Weit draußen – an der Peripherie der Stadt – zwischen Giesing und Ramersdorf[4] befindet sich noch eine Wirtschaft, welche man heute noch Colosseums-Keller nennt, obwohl man dort Paulaner-Bier verabreicht. Der große schöne und schattige Garten ladet gar freundlich ein zur Ruhe und stiller Erinnerung an vergangene, glücklichere Zeiten.
Auch am „Colosseum“ selbst gingen die Jahre nicht vorüber, ohne manchen Rückschlag, manche Existenzsorge erleiden zu müssen. Doch erhielt es sich aufrecht bis zum heutigen Tage trotz der großen Zahl neuerstandener derartiger Unternehmungen.
Und es wird fortbestehen, denn die Anziehungskraft des heute noch schönsten Festsaales in seiner klassischen Form wird nicht erlahmen und dies umso weniger, wenn – wie derzeitig – eine tüchtige, umsichtige Geschäftsführung obwaltet, welcher es stets gelingt, die besten und zugkräftigsten Künstlerschaften aller erdenklichen Art zu finden und zu erhalten.
Der große Saal des Colosseums, auf welchen München ein gutes Recht hat stolz zu sein – erregt namentlich jetzt nach seiner Erneuerung bei jedem Besucher Staunen und Bewunderung.
Dieser Saal hat aber auch seine Geschichte und zwar eine weit reichere als irgendein anderer in unserer Stadt.
Seine Vergangenheit ist so reich an festlichen Veranstaltungen aller Art, dass es ganz unmöglich ist, auch nur die Zahl der ganz hervorragendsten anzuführen.
Es soll nur einiges erwähnt sein, um zu bezeugen, dass schon in der allerersten Zeit seines Bestehens ganz großartige – heute kaum mehr denkbare Veranstaltungen vor sich gingen.
Alle großen Vereine und Körperschaften von Ruf und Namen wie Turnvereine – Sänger- und Schützenverein – Künstler – Studentenschaft – Alpenvereine – Innungen – bürgerliche Vereinigungen – Presse –Wohltätigkeitsfeste u.s.w., sie alle hatten sich den herrlichen Colosseums-Saal und seine vielen Nebenräume zum Schauplatze erwählt.
Und welch frohes – noch sittliches – Leben und Treiben herrschte hier zu Zeiten des Carnevals, zumal wenn oben auf der Galerie der unvergessliche Kapellmeister Michael Jäger sein Szepter über die sechzig auserlesenen Musiker schwang.
Das war Musik, von der man noch sagen konnte, sie sei „die Tochter des Himmels“ und nicht ohrenzerreißender Spektakel mit gröhlenden Saxophons – Blechpfeifen – Holzschachteln und Konservenbüchsen, wie man ihn heute fast überall genießen muss.
Die dekorativen Ausstattungen bei solchen Festen war durchweg von hohem künstlerischen Geschmacke durchdrungen – alles echt, gediegen – und von innerlichem Werte – es war nicht billiger papierener Plunder, nur auf Augenblickswirkung berechnet.
Jene Zeit ist für immer vorüber, und es werden nur noch wenige am Leben sein, die solches miterlebt und mitgenossen haben.
Des Öfteren war es also die Künstlerschaft – Reichsfechtschule – Narhalla-Studenten und Presse etc., welche ganz Hervorragendes zu Stande brachten.
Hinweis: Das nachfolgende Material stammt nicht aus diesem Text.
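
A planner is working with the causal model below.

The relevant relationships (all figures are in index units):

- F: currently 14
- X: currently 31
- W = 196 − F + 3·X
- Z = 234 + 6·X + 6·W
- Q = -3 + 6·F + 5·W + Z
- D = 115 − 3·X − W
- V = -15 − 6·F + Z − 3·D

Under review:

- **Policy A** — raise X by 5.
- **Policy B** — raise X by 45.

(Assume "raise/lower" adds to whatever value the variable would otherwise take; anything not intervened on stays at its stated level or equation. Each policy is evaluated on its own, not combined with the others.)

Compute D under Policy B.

Policy B (X + 45):
  F = 14
  X = 31 + 45 = 76
  W = 196 − 14 + 3·76 = 410
  D = 115 − 3·76 − 410 = -523

-523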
In besonders prächtiger und großartiger Weise aber bemühten sich auch die Turnvereine München v. 1860 sowie der Männer-Turnverein v. 1879.
Unvergesslich sind für die noch Lebenden und damals Mitwirkenden die glanzvollen Carnevals-Feste des Turnvereines München v. 1860: „Das Römische Fest“ – „Im Reich der Mitte“ und „Die Verlobung des Kalifen von Bagdad mit der Tochter des Königs Gambrinus“ – sowie des ebenso prächtigen Festes des Männer-Turnvereines München v. 1879, „König Laurins Rosengarten“.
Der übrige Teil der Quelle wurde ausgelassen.